Celso Ming
Ora, o declínio da globalização...

O tarifaço do presidente Donald Trump, acompanhado das suas iniciativas isolacionistas, levou alguns analistas a concluir que o processo de globalização está em inexorável retração.
É uma afirmação apressada e temerária, até porque a pretensão do governo dos Estados Unidos não é acabar com a globalização, mas impor mudanças numa economia de abrangência global.
A globalização não começou ontem. Quando Alexandre, o Grande, conquistou o Oriente Médio e a Ásia, por volta do ano 320 a.C., toda essa região foi, de alguma forma, helenizada, e as relações econômicas e culturais passaram a ser compartilhadas entre aqueles povos. Em toda parte se falava grego, como hoje se fala inglês, e construíram-se teatros onde eram encenadas as tragédias de Eurípedes, Ésquilo e Sófocles.
Resultados equiparáveis aconteceram ao longo do Império Romano, na Rota Chinesa da Seda, com a descoberta da imprensa, com as grandes navegações e na Revolução Industrial, que espalhou pelo mundo estradas de ferro, navegação a vapor, fábricas e o telégrafo. De lá para cá, o processo se aprofundou com a integração da produção e da distribuição, com a revolução das finanças internacionais, com a criação da internet e a disseminação dos computadores e, agora, com o uso da inteligência artificial.
Por aí já dá para desconfiar de que apenas quatro anos de presidência de Trump não serão suficientes para acabar com uma força histórica de milhares de anos — que acelerou o comércio e o desenvolvimento econômico.
Como o alvo imediato do tarifaço parece ser a China, não há de ser uma cultura multimilenar, que passou por tudo, e há muito aprendeu a esperar, que se agachará diante de uma musculatura que tem prazo previsível de validade.
Ledo engano do presidente Trump é o de querer trazer de volta a indústria que migrou para onde as condições de produção enfrentam custos mais baixos. Seria como querer que a água corra para cima. Além disso, em quase toda a parte, a indústria deixou de ser o principal motor de geração de renda nacional.
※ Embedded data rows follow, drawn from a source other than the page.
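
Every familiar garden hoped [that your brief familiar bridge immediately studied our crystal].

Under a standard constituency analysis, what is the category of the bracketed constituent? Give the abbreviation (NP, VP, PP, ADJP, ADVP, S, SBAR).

SBAR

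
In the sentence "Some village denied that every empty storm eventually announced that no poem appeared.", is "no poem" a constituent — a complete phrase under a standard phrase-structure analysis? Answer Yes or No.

Yes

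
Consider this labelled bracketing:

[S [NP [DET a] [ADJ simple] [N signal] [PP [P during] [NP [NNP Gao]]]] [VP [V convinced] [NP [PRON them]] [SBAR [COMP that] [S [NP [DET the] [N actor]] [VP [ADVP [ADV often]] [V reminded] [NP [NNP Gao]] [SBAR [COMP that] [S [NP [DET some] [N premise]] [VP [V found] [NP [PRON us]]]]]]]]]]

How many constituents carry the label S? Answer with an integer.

3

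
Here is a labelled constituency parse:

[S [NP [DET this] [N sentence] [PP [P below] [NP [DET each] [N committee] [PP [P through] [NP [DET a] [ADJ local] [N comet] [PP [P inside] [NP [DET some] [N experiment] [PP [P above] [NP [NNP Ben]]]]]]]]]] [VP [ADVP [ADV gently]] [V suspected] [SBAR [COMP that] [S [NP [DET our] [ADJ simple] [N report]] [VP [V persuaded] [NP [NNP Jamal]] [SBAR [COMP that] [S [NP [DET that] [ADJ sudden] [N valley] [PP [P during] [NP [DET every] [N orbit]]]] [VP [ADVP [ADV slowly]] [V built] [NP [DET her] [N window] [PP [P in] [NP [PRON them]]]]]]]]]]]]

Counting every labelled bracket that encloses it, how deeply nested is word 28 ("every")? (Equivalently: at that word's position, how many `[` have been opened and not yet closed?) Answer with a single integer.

11

The word sits inside DET, which is inside NP, inside PP, inside NP, inside S, inside SBAR, inside VP, inside S, inside SBAR, inside VP, inside S — 11 brackets in all.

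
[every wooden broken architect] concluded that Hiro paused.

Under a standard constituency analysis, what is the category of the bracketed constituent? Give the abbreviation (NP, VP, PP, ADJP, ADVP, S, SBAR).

NP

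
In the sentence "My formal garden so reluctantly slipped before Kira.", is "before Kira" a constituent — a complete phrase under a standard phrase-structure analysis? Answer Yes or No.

Yes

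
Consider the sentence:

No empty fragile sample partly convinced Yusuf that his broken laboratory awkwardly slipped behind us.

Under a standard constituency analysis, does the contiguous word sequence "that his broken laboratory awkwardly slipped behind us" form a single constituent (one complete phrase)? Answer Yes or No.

The sequence corresponds to a single SBAR node — the subordinate clause "that his broken laboratory awkwardly slipped behind us".

Yes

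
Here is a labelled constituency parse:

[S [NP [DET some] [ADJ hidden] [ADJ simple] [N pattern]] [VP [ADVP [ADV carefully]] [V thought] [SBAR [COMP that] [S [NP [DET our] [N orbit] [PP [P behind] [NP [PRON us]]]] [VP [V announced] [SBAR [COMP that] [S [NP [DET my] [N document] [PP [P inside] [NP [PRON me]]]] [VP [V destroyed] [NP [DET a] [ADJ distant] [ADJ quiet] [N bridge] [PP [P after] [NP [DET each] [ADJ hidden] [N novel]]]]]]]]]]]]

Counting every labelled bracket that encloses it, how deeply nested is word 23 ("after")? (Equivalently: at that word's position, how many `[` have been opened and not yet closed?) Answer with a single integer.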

Sete décadas de protecionismo praticado no Brasil não melhoraram a competitividade da indústria nem contiveram seu declínio. E, assim, tenderá a ser globalmente. Atualmente, os serviços devem ultrapassar os 70% do PIB e o principal fator de riqueza passou a ser a tecnologia de ponta.
Ninguém tem, hoje, condições de prever como evoluirão as relações econômicas a partir do cavalo de pau imposto ao resto do mundo pelo presidente Trump. É provável que a própria dinâmica interna da economia dos Estados Unidos acabe por trazer de volta a racionalidade da organização produtiva. Também é provável que o sistema de pesos e de contrapesos inerente ao regime democrático se encarregue de esvaziar o atual surto totalitário do governo Trump.
Celso Ming é comentarista de economia.